Qu'est-ce qu'un polype utérin ?
Un polype utérin est une excroissance de tissu endométrial ressemblant à une formation arrondie sur un pied. Ils peuvent être uniques ou multiples et sont observés dans environ 25 % des cas d'hyperplasie endométriale. Les polypes utérins sont des lésions fréquentes chez les femmes, en particulier chez celles qui sont ménopausées.
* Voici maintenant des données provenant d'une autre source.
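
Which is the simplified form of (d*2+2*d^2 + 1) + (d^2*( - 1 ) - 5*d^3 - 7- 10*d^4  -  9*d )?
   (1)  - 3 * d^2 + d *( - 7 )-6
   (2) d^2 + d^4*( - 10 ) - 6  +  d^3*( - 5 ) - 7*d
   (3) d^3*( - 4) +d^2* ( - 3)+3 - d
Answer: 2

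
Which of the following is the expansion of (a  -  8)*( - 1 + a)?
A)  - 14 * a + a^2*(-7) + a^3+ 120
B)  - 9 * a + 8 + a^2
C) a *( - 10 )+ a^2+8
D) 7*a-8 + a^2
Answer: B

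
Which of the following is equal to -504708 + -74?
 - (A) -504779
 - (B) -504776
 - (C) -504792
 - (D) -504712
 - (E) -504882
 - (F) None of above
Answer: F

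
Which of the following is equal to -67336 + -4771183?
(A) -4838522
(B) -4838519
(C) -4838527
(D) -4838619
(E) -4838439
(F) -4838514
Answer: B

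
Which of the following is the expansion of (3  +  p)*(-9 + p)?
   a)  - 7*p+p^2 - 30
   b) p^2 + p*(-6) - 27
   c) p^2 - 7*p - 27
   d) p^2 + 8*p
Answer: b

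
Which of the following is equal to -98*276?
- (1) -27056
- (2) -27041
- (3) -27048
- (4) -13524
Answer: 3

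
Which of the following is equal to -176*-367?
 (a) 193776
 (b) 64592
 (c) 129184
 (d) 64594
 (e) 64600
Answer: b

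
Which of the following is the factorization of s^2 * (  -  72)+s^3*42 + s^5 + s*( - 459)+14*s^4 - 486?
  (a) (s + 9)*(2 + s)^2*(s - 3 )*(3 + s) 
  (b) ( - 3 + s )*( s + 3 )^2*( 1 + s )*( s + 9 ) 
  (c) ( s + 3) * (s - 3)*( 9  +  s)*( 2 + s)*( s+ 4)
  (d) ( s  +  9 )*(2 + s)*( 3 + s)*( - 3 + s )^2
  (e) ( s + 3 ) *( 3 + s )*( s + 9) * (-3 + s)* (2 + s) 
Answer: e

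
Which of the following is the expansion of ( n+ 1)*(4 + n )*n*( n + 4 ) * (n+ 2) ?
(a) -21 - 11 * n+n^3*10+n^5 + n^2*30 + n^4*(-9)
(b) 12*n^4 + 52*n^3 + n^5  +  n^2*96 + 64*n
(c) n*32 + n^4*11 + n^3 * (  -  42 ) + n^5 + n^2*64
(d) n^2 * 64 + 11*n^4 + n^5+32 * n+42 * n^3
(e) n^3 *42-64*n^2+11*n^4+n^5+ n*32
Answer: d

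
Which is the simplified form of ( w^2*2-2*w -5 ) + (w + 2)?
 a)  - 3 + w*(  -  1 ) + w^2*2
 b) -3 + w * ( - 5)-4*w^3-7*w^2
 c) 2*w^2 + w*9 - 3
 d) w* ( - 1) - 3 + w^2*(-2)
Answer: a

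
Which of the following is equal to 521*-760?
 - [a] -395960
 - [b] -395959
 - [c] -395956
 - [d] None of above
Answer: a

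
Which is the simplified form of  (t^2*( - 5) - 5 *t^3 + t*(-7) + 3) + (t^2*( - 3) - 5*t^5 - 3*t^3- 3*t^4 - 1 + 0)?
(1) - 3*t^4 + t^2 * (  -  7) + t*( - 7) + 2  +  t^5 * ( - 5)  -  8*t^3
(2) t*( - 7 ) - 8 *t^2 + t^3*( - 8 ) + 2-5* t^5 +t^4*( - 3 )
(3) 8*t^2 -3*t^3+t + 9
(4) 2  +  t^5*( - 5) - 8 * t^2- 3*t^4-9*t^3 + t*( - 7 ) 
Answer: 2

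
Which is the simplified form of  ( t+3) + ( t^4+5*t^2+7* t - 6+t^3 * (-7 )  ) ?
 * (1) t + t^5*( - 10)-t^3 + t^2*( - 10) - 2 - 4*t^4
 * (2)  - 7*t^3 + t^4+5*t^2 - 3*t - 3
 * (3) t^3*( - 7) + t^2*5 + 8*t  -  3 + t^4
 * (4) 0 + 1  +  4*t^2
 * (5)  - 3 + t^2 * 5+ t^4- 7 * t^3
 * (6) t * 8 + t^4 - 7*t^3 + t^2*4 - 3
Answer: 3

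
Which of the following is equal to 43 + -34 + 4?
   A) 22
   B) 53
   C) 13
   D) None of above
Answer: C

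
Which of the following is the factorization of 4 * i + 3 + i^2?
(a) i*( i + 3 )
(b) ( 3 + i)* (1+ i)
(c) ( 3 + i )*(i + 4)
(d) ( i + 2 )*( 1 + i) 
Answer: b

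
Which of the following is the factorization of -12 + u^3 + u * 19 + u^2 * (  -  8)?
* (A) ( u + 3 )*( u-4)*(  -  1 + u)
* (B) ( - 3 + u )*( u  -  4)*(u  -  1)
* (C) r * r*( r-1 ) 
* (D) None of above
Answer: B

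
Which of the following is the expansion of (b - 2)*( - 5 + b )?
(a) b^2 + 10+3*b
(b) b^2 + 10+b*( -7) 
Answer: b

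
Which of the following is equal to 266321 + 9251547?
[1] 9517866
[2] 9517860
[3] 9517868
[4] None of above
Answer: 3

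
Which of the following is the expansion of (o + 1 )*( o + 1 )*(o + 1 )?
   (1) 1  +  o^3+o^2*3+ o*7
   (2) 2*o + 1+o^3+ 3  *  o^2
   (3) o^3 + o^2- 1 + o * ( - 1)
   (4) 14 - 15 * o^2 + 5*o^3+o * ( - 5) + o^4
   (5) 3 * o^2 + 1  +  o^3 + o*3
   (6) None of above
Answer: 5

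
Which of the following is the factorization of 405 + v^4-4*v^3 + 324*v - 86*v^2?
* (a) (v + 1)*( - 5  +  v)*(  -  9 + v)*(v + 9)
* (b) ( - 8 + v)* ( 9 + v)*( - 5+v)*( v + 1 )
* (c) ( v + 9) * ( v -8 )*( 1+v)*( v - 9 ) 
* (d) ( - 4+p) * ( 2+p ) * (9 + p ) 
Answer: a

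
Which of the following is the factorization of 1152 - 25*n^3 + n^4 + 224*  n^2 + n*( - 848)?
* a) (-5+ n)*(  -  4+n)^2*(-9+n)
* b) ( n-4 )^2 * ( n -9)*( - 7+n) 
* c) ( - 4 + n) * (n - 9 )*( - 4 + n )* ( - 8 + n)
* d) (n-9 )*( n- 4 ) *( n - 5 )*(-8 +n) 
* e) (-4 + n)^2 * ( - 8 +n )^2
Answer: c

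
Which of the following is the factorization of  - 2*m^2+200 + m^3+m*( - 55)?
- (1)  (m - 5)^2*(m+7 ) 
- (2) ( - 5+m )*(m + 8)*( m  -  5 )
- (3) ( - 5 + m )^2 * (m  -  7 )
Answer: 2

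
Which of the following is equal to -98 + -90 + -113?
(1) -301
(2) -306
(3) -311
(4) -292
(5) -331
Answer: 1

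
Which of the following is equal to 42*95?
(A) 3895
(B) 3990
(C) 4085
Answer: B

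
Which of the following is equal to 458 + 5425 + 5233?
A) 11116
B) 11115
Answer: A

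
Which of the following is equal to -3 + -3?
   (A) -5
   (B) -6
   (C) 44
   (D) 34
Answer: B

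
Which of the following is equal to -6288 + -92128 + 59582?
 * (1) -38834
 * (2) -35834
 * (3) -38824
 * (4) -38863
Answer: 1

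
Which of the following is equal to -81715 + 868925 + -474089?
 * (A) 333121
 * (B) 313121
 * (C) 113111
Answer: B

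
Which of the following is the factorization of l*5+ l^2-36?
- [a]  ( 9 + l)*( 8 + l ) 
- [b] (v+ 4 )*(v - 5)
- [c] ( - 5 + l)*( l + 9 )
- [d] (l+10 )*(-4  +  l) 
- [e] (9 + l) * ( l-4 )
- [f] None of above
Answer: e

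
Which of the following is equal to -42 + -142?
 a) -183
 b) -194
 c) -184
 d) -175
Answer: c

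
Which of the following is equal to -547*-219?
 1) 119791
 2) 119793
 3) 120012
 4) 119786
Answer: 2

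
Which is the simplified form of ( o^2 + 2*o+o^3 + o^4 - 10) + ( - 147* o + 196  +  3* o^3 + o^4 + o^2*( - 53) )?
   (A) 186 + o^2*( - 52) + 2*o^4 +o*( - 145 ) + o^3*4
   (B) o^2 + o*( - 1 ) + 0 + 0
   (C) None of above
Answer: A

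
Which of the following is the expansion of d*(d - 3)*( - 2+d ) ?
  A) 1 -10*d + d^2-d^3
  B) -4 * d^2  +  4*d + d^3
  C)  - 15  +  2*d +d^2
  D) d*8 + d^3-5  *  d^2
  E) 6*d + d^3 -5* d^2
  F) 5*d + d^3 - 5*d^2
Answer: E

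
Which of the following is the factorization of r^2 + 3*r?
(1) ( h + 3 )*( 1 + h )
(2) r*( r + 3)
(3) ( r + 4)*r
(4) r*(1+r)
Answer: 2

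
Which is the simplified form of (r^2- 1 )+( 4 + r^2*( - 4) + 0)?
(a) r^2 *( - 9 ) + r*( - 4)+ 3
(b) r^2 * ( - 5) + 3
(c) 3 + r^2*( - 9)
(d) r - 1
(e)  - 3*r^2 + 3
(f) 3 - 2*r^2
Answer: e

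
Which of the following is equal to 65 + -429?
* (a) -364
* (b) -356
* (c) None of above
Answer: a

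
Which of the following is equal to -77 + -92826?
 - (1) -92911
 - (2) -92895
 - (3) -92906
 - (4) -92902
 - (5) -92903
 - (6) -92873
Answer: 5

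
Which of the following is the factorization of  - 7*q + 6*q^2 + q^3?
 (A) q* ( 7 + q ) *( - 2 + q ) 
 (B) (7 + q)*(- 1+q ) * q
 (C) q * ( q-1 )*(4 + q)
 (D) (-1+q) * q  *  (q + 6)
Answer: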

Ils sont souvent découverts lors d’une évaluation pour des symptômes tels que des saignements anormaux ou une infertilité.
Types de polypes utérins
En fonction de leur composition, les polypes sont classés en :
- Polypes glandulaires
- Polypes fibreux
- Polypes glandulaires-fibreux
- Polypes adénomateux
Il est également possible de distinguer deux types de polypes en fonction de leur forme :
- Polype pédiculé : il dispose d'un pédicule, c'est-à-dire une structure allongée et fine qui le rattache à la paroi de l'utérus.
- Polype sessile : il est attaché à l'utérus par una base plus large et plate.
Causes des polypes utérins
La croissance des polypes peut être provoquée par des déséquilibres hormonaux, des inflammations chroniques, des traumatismes après un avortement ou un accouchement, en particulier pendant la préménopause. Les causes exactes du développement des polypes utérins ne sont pas encore totalement élucidées, mais plusieurs éléments semblent jouer un rôle déterminant, en particulier les variations hormonales.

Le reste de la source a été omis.